Solaris 10 3/05 以降のリリースでは、Solaris オペレーティングシステムをインストールする場合に、JumpStart インストール方式を使用して空のブート環境を作成できます。空のブート環境には、必要なときに備えて Solaris フラッシュアーカイブを格納しておくことができます。
詳細については、第 11 章「カスタム JumpStart (リファレンス)」を参照してください。
Solaris 10 3/05 以降のリリースでは、インストール時に限定ネットワークソフトウェアグループ (SUNWCrnet) を選択または指定することにより、有効なネットワークサービスが少なくても、よりセキュリティー保護されたシステムを構築できます。限定ネットワークソフトウェアグループでは、システム管理ユーティリティーとマルチユーザーのテキストベースコンソールが利用できます。SUNWCrnet は、ネットワークインタフェースを有効にします。インストール時に、ソフトウェアパッケージを追加したり、必要に応じてネットワークサービスを使用可能にすることによって、システムの構成をカスタマイズすることができます。
詳細は、『Solaris 10 6/06 インストールガイド (カスタム JumpStart/ 上級編)』(このマニュアル) を参照してください。
Solaris 10 3/05 以降のリリースでは、Solaris インストールプログラムにより、Virtual Table of Contents (VTOC) から既存のスライスをロードできます。インストーラのデフォルトのディスクレイアウトを使用するのではなく、インストール時にシステムの既存のディスクスライステーブルをそのまま使用できるようになりました。
Solaris 10 3/05 以降のリリースでは、Solaris インストールプログラムの新機能として、ブートディスクパーティションレイアウトが採用されています。ブートディスクパーティションのデフォルトのレイアウトは、Sun x86 ベースのシステムのサービスパーティションと調和します。このインストールプログラムを使用すれば、既存のサービスパーティションをそのまま使用できます。
デフォルトのブートディスクレイアウトには、次のパーティションが含まれます。
1 番目のパーティション – サービスパーティション (システムの既存サイズ)
2 番目のパーティション – x86 ブートパーティション (約 11M バイト)
3 番目のパーティション – Solaris オペレーティングシステムパーティション (ブートディスクの残りの領域)
このデフォルトのレイアウトを使用する場合は、Solaris インストールプログラムからブートディスクレイアウトの選択を要求されたときに、「デフォルト」を選択します。
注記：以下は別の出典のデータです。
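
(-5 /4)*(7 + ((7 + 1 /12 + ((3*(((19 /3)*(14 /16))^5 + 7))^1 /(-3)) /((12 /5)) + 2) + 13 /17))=17573564367485 /6497501184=2704.67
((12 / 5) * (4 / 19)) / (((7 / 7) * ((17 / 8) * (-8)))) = -48 / 1615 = -0.03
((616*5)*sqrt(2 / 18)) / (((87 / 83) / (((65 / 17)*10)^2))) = 108007900000 / 75429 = 1431914.78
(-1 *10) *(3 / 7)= -30 / 7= -4.29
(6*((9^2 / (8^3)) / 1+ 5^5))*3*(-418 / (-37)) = 3009752361 / 4736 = 635505.14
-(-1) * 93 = 93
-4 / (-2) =2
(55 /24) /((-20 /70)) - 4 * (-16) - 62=-289 /48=-6.02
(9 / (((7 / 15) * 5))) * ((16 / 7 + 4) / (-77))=-108 / 343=-0.31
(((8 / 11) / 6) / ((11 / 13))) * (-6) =-104 / 121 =-0.86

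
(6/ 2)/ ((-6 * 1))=-1/ 2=-0.50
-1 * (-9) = 9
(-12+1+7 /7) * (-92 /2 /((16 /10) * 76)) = 575 /152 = 3.78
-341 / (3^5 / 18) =-682 / 27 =-25.26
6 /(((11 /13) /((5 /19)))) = 390 /209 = 1.87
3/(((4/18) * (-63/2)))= -3/7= -0.43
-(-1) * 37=37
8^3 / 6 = 256 / 3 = 85.33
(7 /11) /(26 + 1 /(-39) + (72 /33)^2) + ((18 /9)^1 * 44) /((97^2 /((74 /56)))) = 315846707 /9552571931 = 0.03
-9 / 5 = -1.80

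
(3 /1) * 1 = 3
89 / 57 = 1.56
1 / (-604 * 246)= -1 / 148584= -0.00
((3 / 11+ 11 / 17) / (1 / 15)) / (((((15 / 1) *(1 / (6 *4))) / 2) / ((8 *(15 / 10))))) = 99072 / 187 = 529.80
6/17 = 0.35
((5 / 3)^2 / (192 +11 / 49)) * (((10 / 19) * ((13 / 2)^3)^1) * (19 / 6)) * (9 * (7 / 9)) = 94196375 / 2034504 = 46.30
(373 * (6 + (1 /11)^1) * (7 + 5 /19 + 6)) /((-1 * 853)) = -6297732 /178277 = -35.33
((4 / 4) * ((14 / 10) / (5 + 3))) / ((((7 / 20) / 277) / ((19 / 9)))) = 5263 / 18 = 292.39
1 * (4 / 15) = 4 / 15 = 0.27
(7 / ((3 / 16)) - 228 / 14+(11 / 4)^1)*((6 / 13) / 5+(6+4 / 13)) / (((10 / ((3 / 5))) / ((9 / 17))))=71964 / 14875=4.84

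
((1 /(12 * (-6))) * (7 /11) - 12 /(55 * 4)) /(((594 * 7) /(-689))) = 172939 /16465680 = 0.01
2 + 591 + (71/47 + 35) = 29587/47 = 629.51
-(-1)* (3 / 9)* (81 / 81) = 1 / 3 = 0.33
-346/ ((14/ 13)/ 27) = -60723/ 7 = -8674.71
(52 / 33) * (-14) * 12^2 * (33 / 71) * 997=-1472077.52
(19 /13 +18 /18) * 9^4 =209952 /13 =16150.15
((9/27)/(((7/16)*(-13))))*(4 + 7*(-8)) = 64/21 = 3.05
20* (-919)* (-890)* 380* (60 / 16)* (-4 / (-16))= 5827608750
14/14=1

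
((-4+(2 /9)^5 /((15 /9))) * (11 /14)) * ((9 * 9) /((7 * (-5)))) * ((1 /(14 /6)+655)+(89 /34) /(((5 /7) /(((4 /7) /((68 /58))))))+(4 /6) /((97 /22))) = 4780.94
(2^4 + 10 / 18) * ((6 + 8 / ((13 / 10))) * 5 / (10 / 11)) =129481 / 117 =1106.68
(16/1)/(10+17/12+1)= 192/149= 1.29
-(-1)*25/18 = 25/18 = 1.39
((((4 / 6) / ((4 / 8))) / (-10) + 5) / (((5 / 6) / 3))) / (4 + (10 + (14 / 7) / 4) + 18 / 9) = 292 / 275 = 1.06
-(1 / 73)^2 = -1 / 5329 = -0.00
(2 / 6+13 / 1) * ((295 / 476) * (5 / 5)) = 2950 / 357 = 8.26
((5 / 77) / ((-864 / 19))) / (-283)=95 / 18827424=0.00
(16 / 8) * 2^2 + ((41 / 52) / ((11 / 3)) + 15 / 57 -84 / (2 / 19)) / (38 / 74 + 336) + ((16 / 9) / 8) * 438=41798231051 / 405952404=102.96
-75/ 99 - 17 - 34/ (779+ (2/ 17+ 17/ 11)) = -42878219/ 2408736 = -17.80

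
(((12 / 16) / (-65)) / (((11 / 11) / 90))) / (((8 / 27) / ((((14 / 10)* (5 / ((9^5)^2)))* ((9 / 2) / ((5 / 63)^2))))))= -343 / 68234400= -0.00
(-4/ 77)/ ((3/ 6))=-8/ 77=-0.10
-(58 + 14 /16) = -471 /8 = -58.88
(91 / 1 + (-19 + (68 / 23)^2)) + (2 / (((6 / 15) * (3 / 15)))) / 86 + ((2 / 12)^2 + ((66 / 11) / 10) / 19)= 6308459111 / 77794740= 81.09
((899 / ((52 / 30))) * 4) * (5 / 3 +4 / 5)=66526 / 13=5117.38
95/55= 19/11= 1.73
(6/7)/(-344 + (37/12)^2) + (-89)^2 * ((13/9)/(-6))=-34719350093/18207126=-1906.91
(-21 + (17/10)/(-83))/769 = -17447/638270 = -0.03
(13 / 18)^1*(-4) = -26 / 9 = -2.89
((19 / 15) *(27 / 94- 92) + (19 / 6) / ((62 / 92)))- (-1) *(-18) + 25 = -4566409 / 43710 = -104.47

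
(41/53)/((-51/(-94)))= 3854/2703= 1.43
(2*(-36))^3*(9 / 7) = -3359232 / 7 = -479890.29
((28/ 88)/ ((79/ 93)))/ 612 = 217/ 354552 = 0.00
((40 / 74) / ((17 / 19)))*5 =1900 / 629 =3.02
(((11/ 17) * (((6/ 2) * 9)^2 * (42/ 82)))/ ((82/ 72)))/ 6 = 1010394/ 28577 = 35.36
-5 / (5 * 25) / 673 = -1 / 16825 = -0.00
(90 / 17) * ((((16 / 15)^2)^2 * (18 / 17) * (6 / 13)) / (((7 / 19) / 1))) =29884416 / 3287375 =9.09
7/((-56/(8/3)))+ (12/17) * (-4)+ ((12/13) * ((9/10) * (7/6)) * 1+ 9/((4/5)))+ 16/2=226247/13260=17.06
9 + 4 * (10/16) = 23/2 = 11.50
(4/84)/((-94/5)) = -5/1974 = -0.00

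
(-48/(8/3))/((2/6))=-54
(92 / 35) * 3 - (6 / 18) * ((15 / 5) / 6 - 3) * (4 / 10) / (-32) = 26461 / 3360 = 7.88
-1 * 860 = -860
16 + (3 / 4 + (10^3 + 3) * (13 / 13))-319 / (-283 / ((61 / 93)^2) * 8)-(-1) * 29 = 20537113129 / 19581336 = 1048.81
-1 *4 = -4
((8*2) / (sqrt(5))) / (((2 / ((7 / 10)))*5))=28*sqrt(5) / 125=0.50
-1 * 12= -12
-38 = -38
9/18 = 0.50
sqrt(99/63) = sqrt(77)/7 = 1.25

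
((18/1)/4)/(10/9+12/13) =1053/476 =2.21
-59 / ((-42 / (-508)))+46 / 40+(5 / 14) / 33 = -3291557 / 4620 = -712.46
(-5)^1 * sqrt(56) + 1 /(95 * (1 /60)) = 12 /19- 10 * sqrt(14) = -36.78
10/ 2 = 5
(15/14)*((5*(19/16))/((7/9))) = 12825/1568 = 8.18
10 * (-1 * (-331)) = 3310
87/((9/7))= 203/3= 67.67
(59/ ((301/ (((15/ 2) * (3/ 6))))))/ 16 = 885/ 19264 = 0.05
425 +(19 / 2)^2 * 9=4949 / 4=1237.25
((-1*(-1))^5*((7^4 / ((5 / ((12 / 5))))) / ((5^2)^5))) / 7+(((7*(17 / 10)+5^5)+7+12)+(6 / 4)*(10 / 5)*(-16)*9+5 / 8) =5321337923553 / 1953125000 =2724.53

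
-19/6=-3.17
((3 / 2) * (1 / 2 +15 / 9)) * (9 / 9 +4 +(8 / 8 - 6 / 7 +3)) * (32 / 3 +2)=4693 / 14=335.21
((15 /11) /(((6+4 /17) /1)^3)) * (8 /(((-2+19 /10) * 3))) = -245650 /1637647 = -0.15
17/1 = 17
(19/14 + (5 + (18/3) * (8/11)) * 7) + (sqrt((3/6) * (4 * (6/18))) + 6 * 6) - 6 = sqrt(6)/3 + 14923/154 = 97.72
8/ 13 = 0.62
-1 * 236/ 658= -118/ 329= -0.36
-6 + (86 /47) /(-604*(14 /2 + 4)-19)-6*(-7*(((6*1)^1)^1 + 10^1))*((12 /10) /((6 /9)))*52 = 98478486596 /1565805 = 62893.20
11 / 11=1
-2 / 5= -0.40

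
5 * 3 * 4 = 60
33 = 33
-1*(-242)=242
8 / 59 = 0.14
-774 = -774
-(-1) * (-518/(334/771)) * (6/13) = -1198134/2171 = -551.88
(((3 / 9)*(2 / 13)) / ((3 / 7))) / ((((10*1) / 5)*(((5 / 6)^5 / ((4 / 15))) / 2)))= 16128 / 203125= 0.08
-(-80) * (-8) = -640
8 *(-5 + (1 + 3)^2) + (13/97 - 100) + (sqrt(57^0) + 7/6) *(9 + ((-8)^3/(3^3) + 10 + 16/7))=-751655/109998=-6.83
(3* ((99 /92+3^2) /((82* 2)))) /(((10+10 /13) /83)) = 3000699 /2112320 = 1.42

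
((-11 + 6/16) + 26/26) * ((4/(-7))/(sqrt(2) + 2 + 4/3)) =165/82-99 * sqrt(2)/164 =1.16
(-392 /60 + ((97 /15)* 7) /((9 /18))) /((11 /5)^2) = 2100 /121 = 17.36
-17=-17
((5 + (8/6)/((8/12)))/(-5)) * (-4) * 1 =5.60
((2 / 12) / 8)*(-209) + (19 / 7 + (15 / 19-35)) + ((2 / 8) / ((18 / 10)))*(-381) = -566689 / 6384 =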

サービスパーティションが現在作成されていないシステムに Solaris OS x86 ベースのシステムをインストールすると、Solaris インストールプログラムは新しいサービスパーティションを作成しません。このシステムにサービスパーティションを作成するには、最初にシステムの診断 CD を使用してサービスパーティションを作成してください。サービスパーティションを作成してから、Solaris オペレーティングシステムをインストールします。
サービスパーティションの作成方法については、ハードウェアのマニュアルを参照してください。
詳細は、『Solaris 10 6/06 インストールガイド (カスタム JumpStart/ 上級編)』(このマニュアル) を参照してください。